June 6, 2018
Best Practices: What’s It Worth To You? Balancing The SBA’s 7a Business Valuation Requirements With a Seller’s Asking Price.
by Katherine D. Tohanczyn
When a small business owner looks to sell his or her business, the asking price generally includes not only the financial value and market benefits of the business but also emotional costs and returns. In many instances, an unsophisticated and eager buyer may overlook how such factors could be artificially inflating the asking price. As such, it is generally accepted that a truly reasonable purchase price can only be determined by an independent third party.
Consequently, the Small Business Administration (SBA) has included guidance in its Standard Operating Procedure (SOP) that requires a Lender financing a change of ownership with SBA 7a loan proceeds to obtain an independent business valuation from a qualified source, as defined in the SOP, if any one of the following three conditions is met:
- the amount being financed minus the appraised value of real estate and/or equipment is greater than $250,000;
- there is a close relationship between the buyer and seller (for example, transactions between family members or business partners); or
- the lender’s internal policies and procedures require an independent business valuation from a qualified source.

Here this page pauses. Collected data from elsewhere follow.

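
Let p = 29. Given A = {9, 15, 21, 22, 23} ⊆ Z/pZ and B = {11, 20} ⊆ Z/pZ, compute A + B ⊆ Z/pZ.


Work in Z/29Z: reduce every sum a + b modulo 29.
Enumerate all 10 pairs:
a = 9: 9+11=20, 9+20=0
a = 15: 15+11=26, 15+20=6
a = 21: 21+11=3, 21+20=12
a = 22: 22+11=4, 22+20=13
a = 23: 23+11=5, 23+20=14
Distinct residues collected: {0, 3, 4, 5, 6, 12, 13, 14, 20, 26}
|A + B| = 10 (out of 29 total residues).

A + B = {0, 3, 4, 5, 6, 12, 13, 14, 20, 26}


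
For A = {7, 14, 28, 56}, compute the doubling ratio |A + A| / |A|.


|A| = 4.
Compute A + A by enumerating all 16 pairs.
A + A = {14, 21, 28, 35, 42, 56, 63, 70, 84, 112}, so |A + A| = 10.
K = |A + A| / |A| = 10/4 = 5/2 ≈ 2.5000.
Reference: AP of size 4 gives K = 7/4 ≈ 1.7500; a fully generic set of size 4 gives K ≈ 2.5000.

|A| = 4, |A + A| = 10, K = 10/4 = 5/2.


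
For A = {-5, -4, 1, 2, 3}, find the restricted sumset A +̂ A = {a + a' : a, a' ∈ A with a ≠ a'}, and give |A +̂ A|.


Restricted sumset: A +̂ A = {a + a' : a ∈ A, a' ∈ A, a ≠ a'}.
Equivalently, take A + A and drop any sum 2a that is achievable ONLY as a + a for a ∈ A (i.e. sums representable only with equal summands).
Enumerate pairs (a, a') with a < a' (symmetric, so each unordered pair gives one sum; this covers all a ≠ a'):
  -5 + -4 = -9
  -5 + 1 = -4
  -5 + 2 = -3
  -5 + 3 = -2
  -4 + 1 = -3
  -4 + 2 = -2
  -4 + 3 = -1
  1 + 2 = 3
  1 + 3 = 4
  2 + 3 = 5
Collected distinct sums: {-9, -4, -3, -2, -1, 3, 4, 5}
|A +̂ A| = 8
(Reference bound: |A +̂ A| ≥ 2|A| - 3 for |A| ≥ 2, with |A| = 5 giving ≥ 7.)

|A +̂ A| = 8


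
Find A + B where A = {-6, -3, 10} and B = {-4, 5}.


A + B = {a + b : a ∈ A, b ∈ B}.
Enumerate all |A|·|B| = 3·2 = 6 pairs (a, b) and collect distinct sums.
a = -6: -6+-4=-10, -6+5=-1
a = -3: -3+-4=-7, -3+5=2
a = 10: 10+-4=6, 10+5=15
Collecting distinct sums: A + B = {-10, -7, -1, 2, 6, 15}
|A + B| = 6

A + B = {-10, -7, -1, 2, 6, 15}


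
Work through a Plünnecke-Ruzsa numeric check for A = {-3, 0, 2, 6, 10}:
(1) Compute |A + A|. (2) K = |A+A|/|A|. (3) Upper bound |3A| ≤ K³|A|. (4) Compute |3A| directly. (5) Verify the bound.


|A| = 5.
Step 1: Compute A + A by enumerating all 25 pairs.
A + A = {-6, -3, -1, 0, 2, 3, 4, 6, 7, 8, 10, 12, 16, 20}, so |A + A| = 14.
Step 2: Doubling constant K = |A + A|/|A| = 14/5 = 14/5 ≈ 2.8000.
Step 3: Plünnecke-Ruzsa gives |3A| ≤ K³·|A| = (2.8000)³ · 5 ≈ 109.7600.
Step 4: Compute 3A = A + A + A directly by enumerating all triples (a,b,c) ∈ A³; |3A| = 26.
Step 5: Check 26 ≤ 109.7600? Yes ✓.

K = 14/5, Plünnecke-Ruzsa bound K³|A| ≈ 109.7600, |3A| = 26, inequality holds.


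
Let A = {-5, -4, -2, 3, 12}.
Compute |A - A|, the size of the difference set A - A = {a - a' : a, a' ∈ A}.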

Assuming all of the requirements set forth in the applicable SOP are met, the business valuation is deemed by the SBA to accurately reflect a reasonable purchase price for the business. To prevent the buyer of a small business from incurring additional debt unrelated to business operations – or more practically, an overextension of credit by lenders –, the SOP provides that “[a]ny amount(s) of the loan proceeds that will be used to facilitate a change of ownership may not exceed the business valuation.” While this requirement directly prevents a lender from using 7a loan proceeds to pay any amount in excess of the business valuation, the SOP is silent on whether the borrower may pay a premium for the business above what was deemed reasonable in the business valuation.
By the time a business valuation is received by a Lender, the deal has taken on a life of its own and the buyer is often solely focused on closing the deal – at any cost. In some situations, there may be practical reasons for the borrower paying a purchase price above the valuation. For example, the valuation may not take into account brand recognition or market share or may not accurately reflect the true value of the company’s competitive advantage (e.g., technology, trade secrets and talent).
Under these circumstances, a lender may decide to move forward with closing the loan. In making this business decision, it is prudent for a lender to thoroughly document its file to explain why the lender is comfortable with the Borrower paying above the business valuation. Where there is supporting financial or anecdotal support for the lender’s rationale, such information should also be included in the file.